In ‘Sport/Utility’, the most powerful works are precisely the unspectacular ones. Untitled (Petrified) conjoins two colliding NFL helmets in a spongy, putrefied mass, evoking the gladiatorial quality of professional football and the brain trauma it often causes. Billy’s Clubs nods to the police billy club, but highlights the disturbing name of an actual brand of golf driver, here pooling in inky liquid. It is concise and visceral, a perfect index fossil of an era of police violence and a governing class that takes its meetings at golf resorts that were long served by black caddies.

Still, one leaves ‘Sport/Utility’ unsettled not necessarily by the work itself, but by its context. Beasley’s play of sublimation and desublimation is technically skilful, but it still works mainly to shift potent symbols of black poverty and consumerism into a different register of consumption altogether – another déjà vu moment. Those who participated in the debates of the 1990s will likely remember David Samuels’s 1991 New Republic article that demonstrated that gangster rap’s core audience was composed primarily of titillated white suburbanites; and by 1999, Kobena Mercer warned that the price of a ‘multicultural’ art world might be that diaspora artists were expected to traffic in signifiers of ‘hyperblackness’ while meaningful equity remained elusive.

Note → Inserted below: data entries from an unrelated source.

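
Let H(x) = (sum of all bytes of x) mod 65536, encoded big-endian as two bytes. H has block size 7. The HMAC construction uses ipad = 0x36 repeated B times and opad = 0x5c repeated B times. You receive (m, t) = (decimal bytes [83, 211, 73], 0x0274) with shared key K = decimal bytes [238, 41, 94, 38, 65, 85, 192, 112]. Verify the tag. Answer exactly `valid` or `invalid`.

valid

Key decimal bytes [238, 41, 94, 38, 65, 85, 192, 112] = ee 29 5e 26 41 55 c0 70 is 8 bytes > B = 7, so hash it first: H(key) = 03 61, then zero-pad to 7 bytes: K' = 03 61 00 00 00 00 00.
K' ⊕ ipad = 35 57 36 36 36 36 36; K' ⊕ opad = 5f 3d 5c 5c 5c 5c 5c.
Inner hash: sum = 53+87+54+54+54+54+54+83+211+73 = 777 → 03 09.
Outer hash (recomputed tag): sum = 95+61+92+92+92+92+92+3+9 = 628 → 02 74.
Recomputed tag = 0274; claimed = 0274 → match.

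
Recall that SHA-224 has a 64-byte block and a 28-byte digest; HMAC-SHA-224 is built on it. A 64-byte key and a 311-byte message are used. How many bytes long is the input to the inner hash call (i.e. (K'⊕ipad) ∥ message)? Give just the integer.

375

Key is 64 ≤ 64 bytes, zero-padded: |K'| = 64.
Inner input = (K'⊕ipad) ∥ m → 64 + 311 = 375 bytes.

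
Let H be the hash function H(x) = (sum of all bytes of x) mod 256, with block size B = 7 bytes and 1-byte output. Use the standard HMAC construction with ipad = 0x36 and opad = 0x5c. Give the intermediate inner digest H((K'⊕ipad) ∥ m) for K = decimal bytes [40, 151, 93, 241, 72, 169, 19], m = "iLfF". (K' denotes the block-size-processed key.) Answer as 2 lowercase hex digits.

94

Key decimal bytes [40, 151, 93, 241, 72, 169, 19] = 28 97 5d f1 48 a9 13 is exactly B = 7 bytes: K' = 28 97 5d f1 48 a9 13.
K' ⊕ ipad = 1e a1 6b c7 7e 9f 25.
Inner input = 1e a1 6b c7 7e 9f 25 ∥ 69 4c 66 46.
Inner hash: sum = 30+161+107+199+126+159+37+105+76+102+70 = 1172; mod 256 = 148 → 94.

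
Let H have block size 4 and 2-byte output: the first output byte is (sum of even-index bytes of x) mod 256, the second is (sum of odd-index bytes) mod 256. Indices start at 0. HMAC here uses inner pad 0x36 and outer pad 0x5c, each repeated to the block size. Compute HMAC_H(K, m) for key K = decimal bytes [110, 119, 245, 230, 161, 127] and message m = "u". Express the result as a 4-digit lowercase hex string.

91fc

Key decimal bytes [110, 119, 245, 230, 161, 127] = 6e 77 f5 e6 a1 7f is 6 bytes > B = 4, so hash it first: H(key) = 04 dc, then zero-pad to 4 bytes: K' = 04 dc 00 00.
K' ⊕ ipad = 32 ea 36 36.  K' ⊕ opad = 58 80 5c 5c.
Inner input = (K'⊕ipad) ∥ m = 32 ea 36 36 ∥ 75.
Inner hash: even-index sum = 221 mod 256 = 221; odd-index sum = 288 mod 256 = 32 → dd 20.
Outer input = (K'⊕opad) ∥ inner = 58 80 5c 5c ∥ dd 20.
Outer hash (tag): even-index sum = 401 mod 256 = 145; odd-index sum = 252 mod 256 = 252 → 91 fc.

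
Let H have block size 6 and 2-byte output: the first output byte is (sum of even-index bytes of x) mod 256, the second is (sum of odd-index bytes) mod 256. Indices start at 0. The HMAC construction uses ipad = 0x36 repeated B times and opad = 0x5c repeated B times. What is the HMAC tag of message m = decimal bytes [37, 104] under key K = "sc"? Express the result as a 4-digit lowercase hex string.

Key "sc" = 73 63 is 2 bytes ≤ B = 6; zero-pad to 6 bytes: K' = 73 63 00 00 00 00.
K' ⊕ ipad = 45 55 36 36 36 36.  K' ⊕ opad = 2f 3f 5c 5c 5c 5c.
Inner input = (K'⊕ipad) ∥ m = 45 55 36 36 36 36 ∥ 25 68.
Inner hash: even-index sum = 214 mod 256 = 214; odd-index sum = 297 mod 256 = 41 → d6 29.
Outer input = (K'⊕opad) ∥ inner = 2f 3f 5c 5c 5c 5c ∥ d6 29.
Outer hash (tag): even-index sum = 445 mod 256 = 189; odd-index sum = 288 mod 256 = 32 → bd 20.

bd20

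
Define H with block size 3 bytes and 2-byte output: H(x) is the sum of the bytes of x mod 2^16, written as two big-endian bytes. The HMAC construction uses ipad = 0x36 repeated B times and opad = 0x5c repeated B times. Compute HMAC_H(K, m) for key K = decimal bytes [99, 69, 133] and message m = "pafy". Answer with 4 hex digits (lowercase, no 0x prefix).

015f

Key decimal bytes [99, 69, 133] = 63 45 85 is exactly B = 3 bytes: K' = 63 45 85.
K' ⊕ ipad = 55 73 b3.  K' ⊕ opad = 3f 19 d9.
Inner input = (K'⊕ipad) ∥ m = 55 73 b3 ∥ 70 61 66 79.
Inner hash: sum = 85+115+179+112+97+102+121 = 811 → 03 2b.
Outer input = (K'⊕opad) ∥ inner = 3f 19 d9 ∥ 03 2b.
Outer hash (tag): sum = 63+25+217+3+43 = 351 → 01 5f.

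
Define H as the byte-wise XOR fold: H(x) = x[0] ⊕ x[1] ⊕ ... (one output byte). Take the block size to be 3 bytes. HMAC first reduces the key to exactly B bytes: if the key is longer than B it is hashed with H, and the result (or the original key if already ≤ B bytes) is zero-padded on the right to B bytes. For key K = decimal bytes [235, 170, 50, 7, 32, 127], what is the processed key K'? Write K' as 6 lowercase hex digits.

2b0000

|K| = 6 > B = 3, so first hash the key.
H(K): XOR eb⊕aa⊕32⊕07⊕20⊕7f = 2b.
Zero-pad H(K) = 2b to 3 bytes: K' = 2b 00 00.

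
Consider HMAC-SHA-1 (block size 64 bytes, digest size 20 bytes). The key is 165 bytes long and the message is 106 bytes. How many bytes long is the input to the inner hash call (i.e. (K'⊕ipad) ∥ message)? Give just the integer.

Key is 165 > 64 bytes, so it is hashed to 20 bytes then zero-padded to 64: |K'| = 64.
Inner input = (K'⊕ipad) ∥ m → 64 + 106 = 170 bytes.

170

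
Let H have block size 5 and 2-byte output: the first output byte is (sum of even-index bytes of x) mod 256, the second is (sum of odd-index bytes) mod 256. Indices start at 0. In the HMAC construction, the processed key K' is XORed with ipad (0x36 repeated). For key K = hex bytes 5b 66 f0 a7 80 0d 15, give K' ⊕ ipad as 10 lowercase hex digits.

d62c363636

Key hex bytes 5b 66 f0 a7 80 0d 15 is 7 bytes > B = 5, so hash it first: H(key) = e0 1a, then zero-pad to 5 bytes: K' = e0 1a 00 00 00.
XOR each byte with 0x36: e0⊕36=d6, 1a⊕36=2c, 00⊕36=36, 00⊕36=36, 00⊕36=36.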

Beasley’s work confirms that these are still meaningful provocations, and it is difficult to see ‘Sport/Utility’ without wondering whether, in another context, the artist’s work would court racial fetishism or subvert it. This risk is, arguably, why Kara Walker paired her own spectacular 2014 installation at Brooklyn’s Domino Sugar factory with a retrospective video titled An Audience, reflecting on the commodification – either in money or in social media capital – of black suffering. Perhaps, then, this show is something of a Trojan Horse for Beasley, an augur of more conceptually-subtle work to follow.